Mahkemece bozma kararına uyulduktan sonra, 107 ada 61 parsel sayılı taşınmazın imar ve ihya edilmediği, diğer çekişmeli taşınmazların orman sayılmayan yerlerden oldukları, 3402 sayılı Kanunun 14 ve 17. maddelerindeki koşulların oluştuğu gerekçesiyle davanın kısmen kabulüne, 107 ada 61 sayılı parsele yönelik davanın reddine, diğer parsellerin tapu kayıtlarının iptal edilerek 109 ada 2 parselin ..., 109 ada 1 sayılı parselin ... ve paydaşları, 111 ada 1, 113 ada 25, 33, 35, 37, 107 ada 28 parsel sayılı taşınmazların ... ve müşterekleri adlarına tapuya tesciline karar verilmiş, hüküm davalılar ... vekili ve ... ... vekili tarafından temyiz edilmiştir.

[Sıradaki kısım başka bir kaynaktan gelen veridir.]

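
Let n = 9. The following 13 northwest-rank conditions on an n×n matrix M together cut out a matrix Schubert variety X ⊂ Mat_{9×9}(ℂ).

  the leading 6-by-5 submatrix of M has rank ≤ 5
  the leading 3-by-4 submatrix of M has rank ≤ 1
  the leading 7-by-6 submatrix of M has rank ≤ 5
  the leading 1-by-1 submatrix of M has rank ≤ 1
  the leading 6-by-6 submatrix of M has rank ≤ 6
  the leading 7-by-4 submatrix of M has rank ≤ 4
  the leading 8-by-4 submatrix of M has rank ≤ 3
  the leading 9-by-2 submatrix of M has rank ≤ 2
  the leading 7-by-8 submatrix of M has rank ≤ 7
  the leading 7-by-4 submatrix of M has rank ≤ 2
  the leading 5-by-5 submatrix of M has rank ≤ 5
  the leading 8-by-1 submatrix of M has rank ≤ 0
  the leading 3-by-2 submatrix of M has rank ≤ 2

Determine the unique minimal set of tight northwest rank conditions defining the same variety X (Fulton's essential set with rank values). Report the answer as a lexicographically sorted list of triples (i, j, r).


Computing R[i][j] = min implied NW-rank bound (n=9, 13 conditions):

  R[1]: 0  1  1  1  1  1  1  1  1
  R[2]: 0  1  1  1  2  2  2  2  2
  R[3]: 0  1  1  1  2  3  3  3  3
  R[4]: 0  1  2  2  3  4  4  4  4
  R[5]: 0  1  2  2  3  4  5  5  5
  R[6]: 0  1  2  2  3  4  5  6  6
  R[7]: 0  1  2  2  3  4  5  6  7
  R[8]: 0  1  2  3  4  5  6  7  8
  R[9]: 1  2  3  4  5  6  7  8  9

reading off 1-entries of Δ²R: w = (2, 5, 6, 3, 7, 8, 9, 4, 1).

3 SE-corners of the 15-cell Rothe diagram give Ess(w):

[(3, 4, 1), (7, 4, 2), (8, 1, 0)]


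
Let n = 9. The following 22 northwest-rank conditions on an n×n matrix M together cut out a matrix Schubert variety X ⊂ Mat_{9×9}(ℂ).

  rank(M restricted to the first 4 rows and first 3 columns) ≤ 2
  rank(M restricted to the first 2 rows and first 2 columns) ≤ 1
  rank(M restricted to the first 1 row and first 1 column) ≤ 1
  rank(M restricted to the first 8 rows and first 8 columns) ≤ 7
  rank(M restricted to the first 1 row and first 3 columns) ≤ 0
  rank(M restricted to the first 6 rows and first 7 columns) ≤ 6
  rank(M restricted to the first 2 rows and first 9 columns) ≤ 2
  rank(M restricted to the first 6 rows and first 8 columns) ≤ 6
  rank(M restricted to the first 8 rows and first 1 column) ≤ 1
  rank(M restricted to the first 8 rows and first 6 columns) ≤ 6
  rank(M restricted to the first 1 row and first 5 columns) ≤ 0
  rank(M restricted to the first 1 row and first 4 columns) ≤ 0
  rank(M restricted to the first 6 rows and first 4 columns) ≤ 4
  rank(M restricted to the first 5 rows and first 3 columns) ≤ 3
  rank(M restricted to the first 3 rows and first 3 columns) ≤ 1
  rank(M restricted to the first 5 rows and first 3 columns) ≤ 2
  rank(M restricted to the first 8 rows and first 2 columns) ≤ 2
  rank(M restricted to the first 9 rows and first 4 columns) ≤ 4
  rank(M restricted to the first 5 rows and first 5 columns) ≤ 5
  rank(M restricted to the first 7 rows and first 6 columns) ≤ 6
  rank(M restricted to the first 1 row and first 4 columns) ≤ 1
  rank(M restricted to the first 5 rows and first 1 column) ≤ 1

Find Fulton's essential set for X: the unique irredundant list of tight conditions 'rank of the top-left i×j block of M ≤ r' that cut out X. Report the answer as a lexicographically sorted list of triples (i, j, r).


Reconstructing r_w from the 22 given conditions:

  i=1: 0 0 0 0 0 1 1 1 1
  i=2: 1 1 1 1 1 2 2 2 2
  i=3: 1 1 1 2 2 3 3 3 3
  i=4: 1 2 2 3 3 4 4 4 4
  i=5: 1 2 2 3 4 5 5 5 5
  i=6: 1 2 3 4 5 6 6 6 6
  i=7: 1 2 3 4 5 6 7 7 7
  i=8: 1 2 3 4 5 6 7 7 8
  i=9: 1 2 3 4 5 6 7 8 9

giving w = (6, 1, 4, 2, 5, 3, 7, 9, 8) via Δ²R.

ℓ(w)=9; the 4 essential cells (i,j,r):

[(1, 5, 0), (3, 3, 1), (5, 3, 2), (8, 8, 7)]


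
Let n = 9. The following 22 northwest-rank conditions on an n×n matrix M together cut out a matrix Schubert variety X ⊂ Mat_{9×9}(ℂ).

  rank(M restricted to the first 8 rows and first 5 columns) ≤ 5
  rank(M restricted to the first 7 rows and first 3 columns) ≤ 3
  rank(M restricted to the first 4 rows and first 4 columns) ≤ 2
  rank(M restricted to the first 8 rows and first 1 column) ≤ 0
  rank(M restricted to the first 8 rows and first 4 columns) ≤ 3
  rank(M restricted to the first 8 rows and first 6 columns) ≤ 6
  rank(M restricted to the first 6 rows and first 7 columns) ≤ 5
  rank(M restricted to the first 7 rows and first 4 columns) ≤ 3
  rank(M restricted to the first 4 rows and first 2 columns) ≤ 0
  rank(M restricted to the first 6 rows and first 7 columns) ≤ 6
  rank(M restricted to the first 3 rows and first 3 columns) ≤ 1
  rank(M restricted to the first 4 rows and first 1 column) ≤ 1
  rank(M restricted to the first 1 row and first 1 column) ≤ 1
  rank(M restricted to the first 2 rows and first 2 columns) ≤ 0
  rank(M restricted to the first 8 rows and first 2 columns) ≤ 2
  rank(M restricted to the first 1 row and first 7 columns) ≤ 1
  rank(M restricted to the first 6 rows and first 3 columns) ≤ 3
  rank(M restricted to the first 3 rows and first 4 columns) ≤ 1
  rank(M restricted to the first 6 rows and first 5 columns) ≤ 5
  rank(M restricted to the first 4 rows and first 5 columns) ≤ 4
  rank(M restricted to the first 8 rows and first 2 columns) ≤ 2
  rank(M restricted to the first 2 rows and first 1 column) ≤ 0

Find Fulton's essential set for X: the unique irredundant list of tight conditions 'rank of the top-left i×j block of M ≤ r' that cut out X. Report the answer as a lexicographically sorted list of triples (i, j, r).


Computing R[i][j] = min implied NW-rank bound (n=9, 22 conditions):

  row 1: 0 0 1 1 1 1 1 1 1
  row 2: 0 0 1 1 2 2 2 2 2
  row 3: 0 0 1 1 2 3 3 3 3
  row 4: 0 0 1 2 3 4 4 4 4
  row 5: 0 1 2 3 4 5 5 5 5
  row 6: 0 1 2 3 4 5 5 6 6
  row 7: 0 1 2 3 4 5 6 7 7
  row 8: 0 1 2 3 4 5 6 7 8
  row 9: 1 2 3 4 5 6 7 8 9

giving w = (3, 5, 6, 4, 2, 8, 7, 9, 1) via Δ²R.

|D(w)|=15, |Ess(w)|=4:

[(3, 4, 1), (4, 2, 0), (6, 7, 5), (8, 1, 0)]


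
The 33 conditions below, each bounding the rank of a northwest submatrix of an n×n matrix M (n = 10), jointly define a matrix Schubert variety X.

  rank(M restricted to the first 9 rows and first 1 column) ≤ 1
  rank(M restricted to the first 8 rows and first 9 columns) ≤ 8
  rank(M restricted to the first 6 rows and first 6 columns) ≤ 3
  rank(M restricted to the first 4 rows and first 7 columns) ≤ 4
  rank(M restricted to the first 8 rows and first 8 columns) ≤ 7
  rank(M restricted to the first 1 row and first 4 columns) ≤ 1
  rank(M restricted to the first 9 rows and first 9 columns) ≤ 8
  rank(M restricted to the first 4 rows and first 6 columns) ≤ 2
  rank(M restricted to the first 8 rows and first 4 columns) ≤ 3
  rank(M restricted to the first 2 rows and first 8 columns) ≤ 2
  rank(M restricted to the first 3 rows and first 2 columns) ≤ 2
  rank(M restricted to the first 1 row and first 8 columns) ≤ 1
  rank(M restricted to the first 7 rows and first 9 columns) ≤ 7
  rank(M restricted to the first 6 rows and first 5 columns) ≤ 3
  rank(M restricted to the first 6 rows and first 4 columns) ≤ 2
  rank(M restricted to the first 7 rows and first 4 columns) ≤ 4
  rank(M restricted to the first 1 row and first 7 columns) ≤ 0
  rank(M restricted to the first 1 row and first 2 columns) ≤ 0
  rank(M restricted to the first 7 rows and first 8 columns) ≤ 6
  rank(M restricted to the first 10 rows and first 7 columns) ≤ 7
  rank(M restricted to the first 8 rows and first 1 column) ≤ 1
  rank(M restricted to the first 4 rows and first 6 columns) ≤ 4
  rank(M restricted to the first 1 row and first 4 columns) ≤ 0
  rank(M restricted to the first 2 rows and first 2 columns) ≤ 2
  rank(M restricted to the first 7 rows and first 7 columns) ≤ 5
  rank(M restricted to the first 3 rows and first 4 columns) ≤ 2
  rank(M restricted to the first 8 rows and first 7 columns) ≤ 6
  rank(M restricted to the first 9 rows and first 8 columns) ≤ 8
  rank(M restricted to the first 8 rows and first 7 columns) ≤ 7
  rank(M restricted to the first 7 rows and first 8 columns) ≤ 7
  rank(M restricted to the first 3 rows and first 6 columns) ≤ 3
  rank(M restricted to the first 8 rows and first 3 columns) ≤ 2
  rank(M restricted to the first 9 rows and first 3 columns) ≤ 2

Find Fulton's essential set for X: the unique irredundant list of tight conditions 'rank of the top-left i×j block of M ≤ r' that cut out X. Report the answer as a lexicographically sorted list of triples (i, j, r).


The tightest implied rank at each (i,j), from the 33 conditions:

  0 | 0 | 0 | 0 | 0 | 0 | 0 | 1 | 1 | 1
  1 | 1 | 1 | 1 | 1 | 1 | 1 | 2 | 2 | 2
  1 | 2 | 2 | 2 | 2 | 2 | 2 | 3 | 3 | 3
  1 | 2 | 2 | 2 | 2 | 2 | 3 | 4 | 4 | 4
  1 | 2 | 2 | 2 | 3 | 3 | 4 | 5 | 5 | 5
  1 | 2 | 2 | 2 | 3 | 3 | 4 | 5 | 6 | 6
  1 | 2 | 2 | 3 | 4 | 4 | 5 | 6 | 7 | 7
  1 | 2 | 2 | 3 | 4 | 5 | 6 | 7 | 8 | 8
  1 | 2 | 2 | 3 | 4 | 5 | 6 | 7 | 8 | 9
  1 | 2 | 3 | 4 | 5 | 6 | 7 | 8 | 9 | 10

hence w(1..10) = (8, 1, 2, 7, 5, 9, 4, 6, 10, 3).

D(w) has 19 cells with 5 SE-corners; essential set:

[(1, 7, 0), (4, 6, 2), (6, 4, 2), (6, 6, 3), (9, 3, 2)]


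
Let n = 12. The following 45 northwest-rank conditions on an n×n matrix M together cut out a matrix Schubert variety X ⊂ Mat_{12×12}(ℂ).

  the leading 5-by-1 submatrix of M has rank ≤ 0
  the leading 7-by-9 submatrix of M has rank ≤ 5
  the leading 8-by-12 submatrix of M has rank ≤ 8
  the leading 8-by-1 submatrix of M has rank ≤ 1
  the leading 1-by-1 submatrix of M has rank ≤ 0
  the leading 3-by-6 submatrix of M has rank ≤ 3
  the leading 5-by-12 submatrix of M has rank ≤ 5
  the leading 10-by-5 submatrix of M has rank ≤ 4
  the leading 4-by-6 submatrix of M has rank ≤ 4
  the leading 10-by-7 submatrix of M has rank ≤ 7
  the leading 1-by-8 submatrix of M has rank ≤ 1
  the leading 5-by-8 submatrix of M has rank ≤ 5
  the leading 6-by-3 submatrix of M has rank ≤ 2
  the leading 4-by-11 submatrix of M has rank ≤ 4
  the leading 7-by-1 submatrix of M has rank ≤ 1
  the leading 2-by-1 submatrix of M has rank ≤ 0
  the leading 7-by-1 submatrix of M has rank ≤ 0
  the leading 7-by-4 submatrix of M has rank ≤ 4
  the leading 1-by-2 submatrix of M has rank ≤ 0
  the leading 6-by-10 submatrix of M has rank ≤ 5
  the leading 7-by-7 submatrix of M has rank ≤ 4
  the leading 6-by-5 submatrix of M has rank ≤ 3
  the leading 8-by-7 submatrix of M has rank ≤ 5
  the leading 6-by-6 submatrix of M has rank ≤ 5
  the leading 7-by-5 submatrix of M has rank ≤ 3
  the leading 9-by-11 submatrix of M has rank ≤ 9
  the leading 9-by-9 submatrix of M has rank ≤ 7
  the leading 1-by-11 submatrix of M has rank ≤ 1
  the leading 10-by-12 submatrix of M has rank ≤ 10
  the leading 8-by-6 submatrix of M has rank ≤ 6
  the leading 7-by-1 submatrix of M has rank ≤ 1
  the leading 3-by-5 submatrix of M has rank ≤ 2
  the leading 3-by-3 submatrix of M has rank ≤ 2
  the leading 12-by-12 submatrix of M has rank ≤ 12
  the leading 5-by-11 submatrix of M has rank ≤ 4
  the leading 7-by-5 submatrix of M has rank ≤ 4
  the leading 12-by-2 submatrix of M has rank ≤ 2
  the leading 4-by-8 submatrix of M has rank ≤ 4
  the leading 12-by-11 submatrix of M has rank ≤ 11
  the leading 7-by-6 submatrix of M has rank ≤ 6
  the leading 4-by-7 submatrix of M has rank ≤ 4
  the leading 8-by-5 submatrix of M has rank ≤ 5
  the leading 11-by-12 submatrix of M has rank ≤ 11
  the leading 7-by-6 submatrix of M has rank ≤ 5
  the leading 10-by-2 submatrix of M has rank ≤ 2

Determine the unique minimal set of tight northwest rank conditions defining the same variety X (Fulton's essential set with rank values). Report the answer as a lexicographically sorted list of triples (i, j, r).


Rank table r_w(12×12) implied by the 45 constraints:

  row 1: 0, 0, 1, 1, 1, 1, 1, 1, 1, 1, 1, 1
  row 2: 0, 1, 2, 2, 2, 2, 2, 2, 2, 2, 2, 2
  row 3: 0, 1, 2, 2, 2, 3, 3, 3, 3, 3, 3, 3
  row 4: 0, 1, 2, 3, 3, 4, 4, 4, 4, 4, 4, 4
  row 5: 0, 1, 2, 3, 3, 4, 4, 4, 4, 4, 4, 5
  row 6: 0, 1, 2, 3, 3, 4, 4, 5, 5, 5, 5, 6
  row 7: 0, 1, 2, 3, 3, 4, 4, 5, 5, 6, 6, 7
  row 8: 1, 2, 3, 4, 4, 5, 5, 6, 6, 7, 7, 8
  row 9: 1, 2, 3, 4, 4, 5, 6, 7, 7, 8, 8, 9
  row 10: 1, 2, 3, 4, 4, 5, 6, 7, 8, 9, 9, 10
  row 11: 1, 2, 3, 4, 5, 6, 7, 8, 9, 10, 10, 11
  row 12: 1, 2, 3, 4, 5, 6, 7, 8, 9, 10, 11, 12

so w = (3, 2, 6, 4, 12, 8, 10, 1, 7, 9, 5, 11).

|D(w)|=23, |Ess(w)|=8:

[(1, 2, 0), (3, 5, 2), (5, 11, 4), (7, 1, 0), (7, 5, 3), (7, 7, 4), (7, 9, 5), (10, 5, 4)]


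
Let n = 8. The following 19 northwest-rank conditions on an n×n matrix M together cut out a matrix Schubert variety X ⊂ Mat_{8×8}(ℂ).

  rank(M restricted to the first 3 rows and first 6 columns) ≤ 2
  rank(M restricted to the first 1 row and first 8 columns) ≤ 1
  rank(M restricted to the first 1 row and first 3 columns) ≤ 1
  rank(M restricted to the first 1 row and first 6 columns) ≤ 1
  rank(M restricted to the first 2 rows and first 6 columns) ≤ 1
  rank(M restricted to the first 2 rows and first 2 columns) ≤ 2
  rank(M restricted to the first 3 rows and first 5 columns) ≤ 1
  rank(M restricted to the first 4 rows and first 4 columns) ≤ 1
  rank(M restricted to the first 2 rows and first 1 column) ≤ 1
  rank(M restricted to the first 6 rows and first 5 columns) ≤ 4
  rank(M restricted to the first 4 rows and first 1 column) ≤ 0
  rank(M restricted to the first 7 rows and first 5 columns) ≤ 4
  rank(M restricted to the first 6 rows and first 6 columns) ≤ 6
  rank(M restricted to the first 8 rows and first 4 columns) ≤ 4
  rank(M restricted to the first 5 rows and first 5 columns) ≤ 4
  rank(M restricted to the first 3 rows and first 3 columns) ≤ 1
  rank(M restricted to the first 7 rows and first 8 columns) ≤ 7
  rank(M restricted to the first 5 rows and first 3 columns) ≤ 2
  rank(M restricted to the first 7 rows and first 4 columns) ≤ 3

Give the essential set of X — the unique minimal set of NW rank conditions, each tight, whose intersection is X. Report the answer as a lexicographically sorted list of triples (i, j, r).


Recovering R(i,j) via the rank-extension bound from the 19 conditions:

  R[1]: 0, 1, 1, 1, 1, 1, 1, 1
  R[2]: 0, 1, 1, 1, 1, 1, 2, 2
  R[3]: 0, 1, 1, 1, 1, 2, 3, 3
  R[4]: 0, 1, 1, 1, 2, 3, 4, 4
  R[5]: 1, 2, 2, 2, 3, 4, 5, 5
  R[6]: 1, 2, 3, 3, 4, 5, 6, 6
  R[7]: 1, 2, 3, 3, 4, 5, 6, 7
  R[8]: 1, 2, 3, 4, 5, 6, 7, 8

reading off 1-entries of Δ²R: w = (2, 7, 6, 5, 1, 3, 8, 4).

Rothe diagram D(w) (14 cells), 5 SE-corners (essential conditions):

[(2, 6, 1), (3, 5, 1), (4, 1, 0), (4, 4, 1), (7, 4, 3)]


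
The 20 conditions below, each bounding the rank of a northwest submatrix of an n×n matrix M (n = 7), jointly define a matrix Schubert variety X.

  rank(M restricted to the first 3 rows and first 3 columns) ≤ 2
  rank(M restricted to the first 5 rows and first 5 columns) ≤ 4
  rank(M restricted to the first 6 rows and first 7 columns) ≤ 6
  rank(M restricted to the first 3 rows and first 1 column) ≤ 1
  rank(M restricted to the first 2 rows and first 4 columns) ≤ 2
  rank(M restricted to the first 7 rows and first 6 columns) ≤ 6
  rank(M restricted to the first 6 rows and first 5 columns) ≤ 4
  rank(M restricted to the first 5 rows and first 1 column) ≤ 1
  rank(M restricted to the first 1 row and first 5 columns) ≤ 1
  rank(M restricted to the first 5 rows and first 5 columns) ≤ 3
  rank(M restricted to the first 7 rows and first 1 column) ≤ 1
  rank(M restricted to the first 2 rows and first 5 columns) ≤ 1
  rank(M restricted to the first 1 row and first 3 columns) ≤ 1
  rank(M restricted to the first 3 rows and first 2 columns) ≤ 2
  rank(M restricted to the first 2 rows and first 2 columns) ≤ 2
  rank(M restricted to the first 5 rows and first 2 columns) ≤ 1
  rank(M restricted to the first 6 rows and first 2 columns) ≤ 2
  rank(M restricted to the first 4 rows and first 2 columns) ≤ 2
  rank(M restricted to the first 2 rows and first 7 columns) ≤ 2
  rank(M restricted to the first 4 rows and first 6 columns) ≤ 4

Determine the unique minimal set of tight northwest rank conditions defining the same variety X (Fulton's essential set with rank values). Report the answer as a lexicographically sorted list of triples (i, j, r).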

Dava, 3402 sayılı Kanunun 12/3 maddesi uyarınca açılan tapu iptali ve tescil istemine ilişkindir.
Çekişmeli taşınmazın bulunduğu yerde 1988 yılında 6831 sayılı Kanunun 3302 sayılı Kanunla değişik hükümlerine göre yapılıp 30.05.1990 tarihinde ilân edilerek kesinleşen orman kadastrosu ve 2/B madde uygulaması vardır.
Dosya kapsamına ve mahkemece uyulan bozma kararı gereğince işlem yapılarak hüküm kurulmuş olduğuna göre, yerinde görülmeyen temyiz itirazlarının reddiyle, usûl ve kanuna uygun olan hükmün ONANMASINA, aşağıda yazılı onama harcının ... ... yükletilmesine, ... harç alınmasına yer olmadığına 21/06/2016 gününde oy birliği ile karar verildi.